Indah juga mengakui dirinya melakukan siaran langsung TikTok di lingkungan kantor saat jam kerja. Ia menyatakan bertanggung jawab atas tindakannya dan siap menerima sanksi apabila dinilai melanggar aturan.
Pemkab Bandung Barat kemudian melakukan pemeriksaan terhadap Indah melalui Inspektorat. Pemeriksaan dilakukan untuk mengetahui konteks percakapan secara utuh sekaligus memastikan apakah pembicaraan mengenai “1 persen” benar berkaitan dengan urusan pribadi atau memiliki kaitan dengan pekerjaan pemerintahan.

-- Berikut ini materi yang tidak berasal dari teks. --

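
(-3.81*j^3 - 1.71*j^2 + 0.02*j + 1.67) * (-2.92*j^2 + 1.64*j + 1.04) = 11.1252*j^5 - 1.2552*j^4 - 6.8252*j^3 - 6.622*j^2 + 2.7596*j + 1.7368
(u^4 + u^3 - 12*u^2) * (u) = u^5 + u^4 - 12*u^3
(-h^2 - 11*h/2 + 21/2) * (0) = 0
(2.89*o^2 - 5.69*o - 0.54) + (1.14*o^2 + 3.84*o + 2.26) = 4.03*o^2 - 1.85*o + 1.72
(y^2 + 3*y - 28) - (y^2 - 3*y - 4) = 6*y - 24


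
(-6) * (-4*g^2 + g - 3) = 24*g^2 - 6*g + 18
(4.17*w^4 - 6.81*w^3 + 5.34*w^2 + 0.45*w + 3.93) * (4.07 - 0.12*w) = -0.5004*w^5 + 17.7891*w^4 - 28.3575*w^3 + 21.6798*w^2 + 1.3599*w + 15.9951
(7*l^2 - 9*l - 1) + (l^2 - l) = 8*l^2 - 10*l - 1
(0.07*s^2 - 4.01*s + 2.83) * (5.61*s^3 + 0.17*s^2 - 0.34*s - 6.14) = 0.3927*s^5 - 22.4842*s^4 + 15.1708*s^3 + 1.4147*s^2 + 23.6592*s - 17.3762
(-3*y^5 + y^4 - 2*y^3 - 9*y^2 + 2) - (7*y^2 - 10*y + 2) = -3*y^5 + y^4 - 2*y^3 - 16*y^2 + 10*y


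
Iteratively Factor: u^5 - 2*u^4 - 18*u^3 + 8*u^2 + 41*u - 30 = (u - 5)*(u^4 + 3*u^3 - 3*u^2 - 7*u + 6) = (u - 5)*(u + 3)*(u^3 - 3*u + 2) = (u - 5)*(u - 1)*(u + 3)*(u^2 + u - 2) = (u - 5)*(u - 1)*(u + 2)*(u + 3)*(u - 1)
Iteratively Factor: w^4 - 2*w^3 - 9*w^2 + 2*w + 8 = (w + 1)*(w^3 - 3*w^2 - 6*w + 8) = (w - 1)*(w + 1)*(w^2 - 2*w - 8) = (w - 4)*(w - 1)*(w + 1)*(w + 2)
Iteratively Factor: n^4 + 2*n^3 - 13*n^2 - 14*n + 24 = (n + 4)*(n^3 - 2*n^2 - 5*n + 6) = (n + 2)*(n + 4)*(n^2 - 4*n + 3) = (n - 1)*(n + 2)*(n + 4)*(n - 3)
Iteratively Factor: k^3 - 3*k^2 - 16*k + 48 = (k - 3)*(k^2 - 16) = (k - 3)*(k + 4)*(k - 4)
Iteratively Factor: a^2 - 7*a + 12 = (a - 3)*(a - 4)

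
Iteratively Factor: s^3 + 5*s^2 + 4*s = (s + 4)*(s^2 + s) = (s + 1)*(s + 4)*(s)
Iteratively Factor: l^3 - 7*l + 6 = (l + 3)*(l^2 - 3*l + 2) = (l - 1)*(l + 3)*(l - 2)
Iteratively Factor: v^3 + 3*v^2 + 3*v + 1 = (v + 1)*(v^2 + 2*v + 1) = (v + 1)^2*(v + 1)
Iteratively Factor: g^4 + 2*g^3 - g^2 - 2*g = (g + 2)*(g^3 - g) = (g - 1)*(g + 2)*(g^2 + g) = g*(g - 1)*(g + 2)*(g + 1)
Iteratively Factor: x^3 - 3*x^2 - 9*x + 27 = (x + 3)*(x^2 - 6*x + 9) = (x - 3)*(x + 3)*(x - 3)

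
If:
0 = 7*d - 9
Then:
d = 9/7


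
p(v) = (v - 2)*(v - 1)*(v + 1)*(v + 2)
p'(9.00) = 2826.00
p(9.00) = 6160.00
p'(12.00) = 6792.00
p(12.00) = 20020.00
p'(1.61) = 0.59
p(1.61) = -2.24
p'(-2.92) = -70.39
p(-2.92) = 34.07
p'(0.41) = -3.82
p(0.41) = 3.19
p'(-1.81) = -5.62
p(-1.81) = -1.65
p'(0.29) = -2.80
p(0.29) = 3.59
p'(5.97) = 791.40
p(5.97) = 1096.07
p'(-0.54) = 4.77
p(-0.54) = 2.63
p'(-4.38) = -292.31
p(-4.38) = 276.12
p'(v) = (v - 2)*(v - 1)*(v + 1) + (v - 2)*(v - 1)*(v + 2) + (v - 2)*(v + 1)*(v + 2) + (v - 1)*(v + 1)*(v + 2)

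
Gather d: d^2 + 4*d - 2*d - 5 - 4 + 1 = d^2 + 2*d - 8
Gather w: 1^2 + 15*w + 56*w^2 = 56*w^2 + 15*w + 1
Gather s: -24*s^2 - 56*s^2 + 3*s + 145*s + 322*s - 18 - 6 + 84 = -80*s^2 + 470*s + 60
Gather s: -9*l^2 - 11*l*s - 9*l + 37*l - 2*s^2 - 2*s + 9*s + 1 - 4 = -9*l^2 + 28*l - 2*s^2 + s*(7 - 11*l) - 3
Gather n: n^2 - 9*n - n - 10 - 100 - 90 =n^2 - 10*n - 200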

Bupati Bandung Barat Jeje Ritchie Ismail mengatakan proses pemeriksaan masih berlangsung. Menurutnya, sanksi akan ditentukan berdasarkan hasil pemeriksaan dan tingkat pelanggaran yang ditemukan.
Selain dugaan percakapan mengenai “1 persen”, tindakan Indah melakukan live TikTok untuk kepentingan pribadi saat jam kerja juga menjadi bagian dari pemeriksaan.
Indah mengakui kesalahan tersebut dan menyampaikan permintaan maaf kepada jajaran Pemkab Bandung Barat serta masyarakat.
Hingga kini, belum ada kesimpulan resmi dari Pemkab Bandung Barat yang menyatakan pembicaraan mengenai “uang 1 persen” tersebut berkaitan dengan proyek pemerintah maupun pungutan ilegal.
Hasil pemeriksaan Inspektorat akan menjadi dasar untuk menentukan apakah terdapat pelanggaran disiplin serta sanksi yang akan diberikan.